Les amis médecins ont eu la bonne idée de ma cacher dans un premier temps l'imagerie ; mais le mardi un interne de 1ère année nous a affiché sur le négatoscope le scan et l'irm . La tumeur mesurait 4 cm , dans l'encéphale d'un enfant, c'est énorme. Même si j'avais conscience que la taille de la lésion n'était pas le facteur primordial, ce fut extrèmement choquant! Nous rencontrâmes le mardi soir le neurochirurgien, nous n'avions guère de questions à lui poser, nous avions une attitude passive, nous étions totalement choqués . L'intervention fut prévue pour le lundi matin. Durant la semaine d'hospitalisation, je me terrais dans la chambre de Joaquim, évitant les autres parents. Dans la chambre nous avions une vie presque normale, avec des jeux, des vidéos, des calins...Nous nous sentions agressés dés que la porte de la chambre s'ouvrait. Nous savions que ces blouses blanches représentaient la seule solution mais ....

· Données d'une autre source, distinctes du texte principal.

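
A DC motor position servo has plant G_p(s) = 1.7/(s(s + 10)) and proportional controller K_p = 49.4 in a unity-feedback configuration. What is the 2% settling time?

The closed-loop denominator s² + 10s + 83.98 gives ω_n = √83.98 = 9.164 and ζ = 10/(2ω_n) = 0.5456.
2% settling time T_s ≈ 4/(ζω_n) = 4/5 = 0.8 s.

T_s ≈ 0.8 s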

Lundi 7h, nous accompagnions Joaquim jusqu'au sas avant le bloc . A 9h, je demande un anxiolytique, je ne vais plus pouvoir bien longtemps me retenir de hurler! Je visualise depuis 7h30 les différentes étapes de l'intervention (de par ma formation, je sais quelles sont les voies d'abord etc...) . Simple parenthèse, depuis le 27 avril, je n'ai pas pris plus de 6 ou 7 deroxat, je ne veux rien qui puisse anesthésier ma douleur. Le lundi soir vers 20h, Joaquim revient dans sa chambre en soins intensifs. Il revient vivant, sans séquelles primaires lourdes immédiates. Ce n'est qu'à cet instant que je réalise que tout n'est pas perdu, que nous allons nous battre tous ensemble et que Joaquim appartiendra à ces 30% . Vers minuit les douleurs sont importantes, un antalgique type paracétamol est passé dans la perfusion associé à de la glace. Le neurochirurgien a dit à 21h, pas de nubain jusqu'à demain. Mais à 1h, Joaquim est très agité. L'interne donne l'autorisation pour le nubain; je signale ma réticence mais j'ai aussi très peur des effets d'une douleur intense et il n'est qu'1h et attendre 9h l'arrivée du neurochirurgien ...
A 1h20, je vois un rash cutané apparaître sur le visage de Joaquim, je sonne. Je cours dans le couloir signaler qu'il se passe quelque chose, que c'est peut être allergique. Je reviens dans la chambre ,Joaquim est cyanosé en arrêt cardiaque. La suite une attente de plus de 10 minutes l'équipe de réanimation. Et moi disant sans cesse 3 minutes il faut agir dans les 3 minutes. Je n'ai pas pu aider l'équipe à réanimer Joaaquim , je suis restée pétrifiée dans le couloir. Je l'ai abandonné.

La suite: la réa jusqu'au jeudi 6 mai à 12h jour déclaré de sa mort ( alors que toute activité cérébrale avait cessé le mardi à 1h30). J'invite tous les parents à ne pas faire comme moi, à ne pas rester "passifs" devant les médecins malgré le choc, à demander à l'avance en cas d'intervention sur la fosse postérieure si l'enfant sera maintenu dans un coma artificiel après l'intervention afin de diminuer les troubles neurovégétatifs ou tout au moins afin de pouvoir les gérer.La procédure post chirurgicale varie d'un CHU à l'autre. Quant au nubain, il n'est pas décrit dans la littérature de choc anaphylactique, mais si j'avais su que le produit qui devait soulager Joaquim soit acteur de sa mort je me serais opposée à son utilisation. Ce nubain est utilisé très classiquement en post opératoire, il avait été prescrit pour Joaquim par le médecin anesthésiste à la sortie du bloc, mais là encore j'invite tous les parents à questionner l'équipe médicale avant. Joaquim n'était pas sauvé bien évidemment après la chirurgie mais il ne devait pas mourir cette nuit là. Demander à ce que votre enfant reste en réanimation, même si il n'est pas maintenu en coma artificiel, mais afin que l'équipe de réa puisse agir dans les 3 minutes fatidiques. Je n'imaginais pas que on puisse attendre aussi longtemps d'un service à l'autre à l'intérieur même d'un CHU!!"